Associated Press Attempts To Rally The Uninsured To March On Washington
All that’s missing from this overwrought article bemoaning the number of Americans without health insurance is the name and contact information for an AP reporter who will organize the march of the uninsured on Washington.
WASHINGTON – If the uninsured were a political lobbying group, they’d have more members than AARP. The National Mall couldn’t hold them if they decided to march on Washington.
But going without health insurance is still seen as a personal issue, a misfortune for many and a choice for some. People who lose coverage often struggle alone instead of turning their frustration into political action.
Illegal immigrants rallied in Washington during past immigration debates, but the uninsured linger in the background as Congress struggles with a health care overhaul that seems to have the best odds in years of passing.
That isolation could have profound repercussions.
The obvious intent here is to create the notion that there are armies of uninsured Americans out there who are struggling with out health coverage. But that’s not exactly accurate.
For instance, some 500,000 people nationwide who were eligible for the Child Health Insurance Program (the old one, not the expanded behemoth the Democrats have passed into law) haven’t enrolled in it. And I don’t know about the rest of you, but I routinely see articles like this one in the media about bureaucrats trying to close the “health care gap” by getting people signed up for government programs they’re eligible for.
What’s more, while politicians like Obama like to toss around a US Census number tabulating some 45 million Americans as being uninsured, the reality is that tens of millions of those 45 million are eligible for existing government health care programs and simply have not enrolled in them.
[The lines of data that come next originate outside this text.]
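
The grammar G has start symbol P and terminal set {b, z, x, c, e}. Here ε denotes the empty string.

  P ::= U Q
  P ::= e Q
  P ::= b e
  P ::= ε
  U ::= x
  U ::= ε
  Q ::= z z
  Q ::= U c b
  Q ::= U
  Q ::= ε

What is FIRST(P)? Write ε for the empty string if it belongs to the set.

FIRST(U): from U::=x we get {x}; from U::=ε we get {ε}. So FIRST(U) = {ε, x}.
FIRST(Q): from Q::=z z we get {z}; from Q::=U c b we get {c, x}; from Q::=U we get {ε, x}; from Q::=ε we get {ε}. So FIRST(Q) = {ε, c, x, z}.
FIRST(P): from P::=U Q we get {ε, c, x, z}; from P::=e Q we get {e}; from P::=b e we get {b}; from P::=ε we get {ε}. So FIRST(P) = {ε, b, c, e, x, z}.

{ε, b, c, e, x, z}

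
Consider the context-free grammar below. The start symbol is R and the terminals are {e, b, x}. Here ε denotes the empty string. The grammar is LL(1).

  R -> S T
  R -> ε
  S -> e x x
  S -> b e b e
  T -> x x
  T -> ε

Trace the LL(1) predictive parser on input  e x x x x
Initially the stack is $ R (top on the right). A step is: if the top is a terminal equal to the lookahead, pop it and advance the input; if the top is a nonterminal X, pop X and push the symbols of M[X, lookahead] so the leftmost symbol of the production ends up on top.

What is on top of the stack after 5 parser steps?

T

step 1: stack=$ R  input=e x x x x $  — expand R -> S T
step 2: stack=$ T S  input=e x x x x $  — expand S -> e x x
step 3: stack=$ T x x e  input=e x x x x $  — match e
step 4: stack=$ T x x  input=x x x x $  — match x
step 5: stack=$ T x  input=x x x $  — match x
Stack after step 5: $ T (top = T).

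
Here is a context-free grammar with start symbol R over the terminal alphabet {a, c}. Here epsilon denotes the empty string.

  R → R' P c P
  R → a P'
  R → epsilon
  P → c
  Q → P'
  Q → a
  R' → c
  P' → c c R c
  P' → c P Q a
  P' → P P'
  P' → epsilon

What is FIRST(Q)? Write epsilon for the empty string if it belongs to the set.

{epsilon, a, c}

FIRST(P) = {c}
FIRST(R') = {c}
FIRST(R) = {epsilon, a, c}  (via R' P c P)
FIRST(P') = {epsilon, c}  (via P P')
FIRST(Q) = {epsilon, a, c}  (via P')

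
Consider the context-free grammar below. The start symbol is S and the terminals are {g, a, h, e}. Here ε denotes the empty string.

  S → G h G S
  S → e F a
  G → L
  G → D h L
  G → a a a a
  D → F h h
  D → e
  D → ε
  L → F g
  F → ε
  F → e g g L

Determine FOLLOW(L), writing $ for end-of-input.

FIRST(F) = {ε, e}
FIRST(D) = {ε, e, h}  (via F h h)
FIRST(L) = {e, g}  (via F g)
FIRST(G) = {a, e, g, h}  (via L, D h L)
FIRST(S) = {a, e, g, h}  (via G h G S)
FOLLOW(S) includes $ since S is the start symbol.
FOLLOW(S): in S→G h G S, the suffix after S is empty (adds nothing new). Thus FOLLOW(S) = {$}.
FOLLOW(G): in S→G h G S (occurrence 1), G is followed by h G S with FIRST {h}; in S→G h G S (occurrence 2), G is followed by S with FIRST {a, e, g, h}. Thus FOLLOW(G) = {a, e, g, h}.
FOLLOW(D): in G→D h L, D is followed by h L with FIRST {h}. Thus FOLLOW(D) = {h}.
FOLLOW(F): in S→e F a, F is followed by a with FIRST {a}; in D→F h h, F is followed by h h with FIRST {h}; in L→F g, F is followed by g with FIRST {g}. Thus FOLLOW(F) = {a, g, h}.
FOLLOW(L): in G→L, the suffix after L is empty, so FOLLOW(L) ⊇ FOLLOW(G) = {a, e, g, h}; in G→D h L, the suffix after L is empty, so FOLLOW(L) ⊇ FOLLOW(G) = {a, e, g, h}; in F→e g g L, the suffix after L is empty, so FOLLOW(L) ⊇ FOLLOW(F) = {a, g, h}. Thus FOLLOW(L) = {a, e, g, h}.

{a, e, g, h}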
This is a hard number to quantify, but ballpark it’s around 30 million people with another approximately 12 million having income levels above $50,000/year which is certainly enough for most people to secure their own health care.
So, even going with conservative estimates on the number of the uninsured who have insurance available to them, the reality is that most of them really are choosing to be uninsured.
Given that reality, why should Americans be stuck paying exhorbitantly high new taxes (not to mention get stuck opting-in to a one-size-fits-all government health care system that gives us all universal access to the same mediocre care) given that most of the people who don’t have health insurance now aren’t covered by choice?
We can’t save people from themselves. The sooner we stop trying, the better off we’ll be.